The excise duties on small cars, motor cycles, scooters, commercial vehicles (CVs) and trailers have been reduced from 12 to eight per cent and on sports utility vehicles from 30 to 24 per cent. Those on large and mid-segment cars have been reduced from 27 and 24 per cent, respectively, to 24 and 20 per cent. In line with the duty reduction on CVs, the duty on chassis was reduced appropriately. Duty has also been reduced on hybrid motor vehicles and hydrogen vehicles. The existing concessions (e.g. on tractors) by way of notifications continue to be available as before. These duty reductions notified on February 17 be available till June 30.

Customs duty rates have been reduced on some items that interest only a few importers. The reduction in excise duty means the additional duty payable on goods of chapter 84 and 85 of the Customs Tariff will also see a reduction. Consequently, the aggregate import duties on most capital goods come down from 25.85248 per cent to 23.5494 per cent, a reduction of 2.3 per cent. Whether these reductions will help revive investor sentiment or demand for capital goods and vehicles is doubtful.
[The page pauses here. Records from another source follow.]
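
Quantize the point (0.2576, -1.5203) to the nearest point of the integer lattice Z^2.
(0, -2)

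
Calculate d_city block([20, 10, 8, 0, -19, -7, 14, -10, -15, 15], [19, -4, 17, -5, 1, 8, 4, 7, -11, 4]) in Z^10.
106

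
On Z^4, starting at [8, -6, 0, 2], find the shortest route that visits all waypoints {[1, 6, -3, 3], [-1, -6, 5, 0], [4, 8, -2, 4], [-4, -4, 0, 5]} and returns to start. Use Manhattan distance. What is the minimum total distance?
80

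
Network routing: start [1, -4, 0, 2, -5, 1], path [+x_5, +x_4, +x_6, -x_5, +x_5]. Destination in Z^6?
(1, -4, 0, 3, -4, 2)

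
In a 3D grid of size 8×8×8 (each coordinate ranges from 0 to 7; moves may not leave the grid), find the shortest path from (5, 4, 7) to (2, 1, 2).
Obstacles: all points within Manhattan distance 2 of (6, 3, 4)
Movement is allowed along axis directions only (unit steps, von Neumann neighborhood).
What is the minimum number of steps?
11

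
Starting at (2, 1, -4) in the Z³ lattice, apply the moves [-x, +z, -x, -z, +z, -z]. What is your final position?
(0, 1, -4)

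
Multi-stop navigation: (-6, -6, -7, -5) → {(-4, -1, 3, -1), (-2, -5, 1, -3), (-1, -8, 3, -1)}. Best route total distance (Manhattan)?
33
(one optimal route: (-6, -6, -7, -5) → (-2, -5, 1, -3) → (-1, -8, 3, -1) → (-4, -1, 3, -1))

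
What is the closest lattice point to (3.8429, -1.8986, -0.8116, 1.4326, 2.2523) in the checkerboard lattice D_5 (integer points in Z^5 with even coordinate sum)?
(4, -2, -1, 1, 2)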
Manufacturers of items covered under Chapter 84 or 85 with very little value addition might now find higher duty rates on their inputs and lower duty rates on their final products could lead to accumulation of unutilised Cenvat Credit, as service tax on input services also add to their credit balances. Such manufacturers with high import intensity are finding ways to import through their own trading arms, so that goods imported can be resold by the trading outfits to the manufacturers on payment of value added tax and refund of four per cent special additional duty can be claimed. That way, credit accumulation of four per cent special additional duty can be avoided.
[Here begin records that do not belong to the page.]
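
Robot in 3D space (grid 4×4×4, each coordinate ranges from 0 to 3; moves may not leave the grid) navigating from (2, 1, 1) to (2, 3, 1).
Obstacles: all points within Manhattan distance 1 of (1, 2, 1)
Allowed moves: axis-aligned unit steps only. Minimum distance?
4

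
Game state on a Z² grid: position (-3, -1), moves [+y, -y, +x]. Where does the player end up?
(-2, -1)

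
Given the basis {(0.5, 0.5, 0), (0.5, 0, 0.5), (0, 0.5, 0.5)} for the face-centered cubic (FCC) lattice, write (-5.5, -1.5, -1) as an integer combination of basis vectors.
-6b₁ - 5b₂ + 3b₃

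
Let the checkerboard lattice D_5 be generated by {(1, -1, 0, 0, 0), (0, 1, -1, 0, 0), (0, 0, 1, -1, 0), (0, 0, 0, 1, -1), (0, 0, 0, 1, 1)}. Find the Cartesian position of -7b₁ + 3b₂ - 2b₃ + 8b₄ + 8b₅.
(-7, 10, -5, 18, 0)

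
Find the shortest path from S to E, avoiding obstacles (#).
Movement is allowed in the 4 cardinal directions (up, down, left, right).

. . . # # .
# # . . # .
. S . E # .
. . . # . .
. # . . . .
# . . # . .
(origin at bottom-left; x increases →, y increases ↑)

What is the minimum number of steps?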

Reduction of aggregate import duty on capital goods would mean the amount of duty saved on imports under the Export Promotion Capital Goods (EPCG) scheme would go down. Consequently, the amount of bond to be furnished, as well as the export obligation under the EPCG scheme, will also go down. More capital goods can now be cleared under duty credit scrips issued under the Focus Market Scheme, Served from India Scheme, etc, as a lesser amount of duty will be debited to the scrips than earlier.

In his Budget speech, the minister said the modest export growth rate of 6.3 per cent had to be seen in the context of a 2.7 per cent growth in global trade. Imports are down and this does not augur well for either manufacturing or domestic trade, he said. He outlined many measures to revive manufacturing and infrastructure projects but could not generate much confidence that the economy would revive quickly. However, his claims that the economy was more stable now than six months earlier were credible. Hopefully, the commerce minister would include more products under the Focus Product Scheme before the election code of conduct takes effect.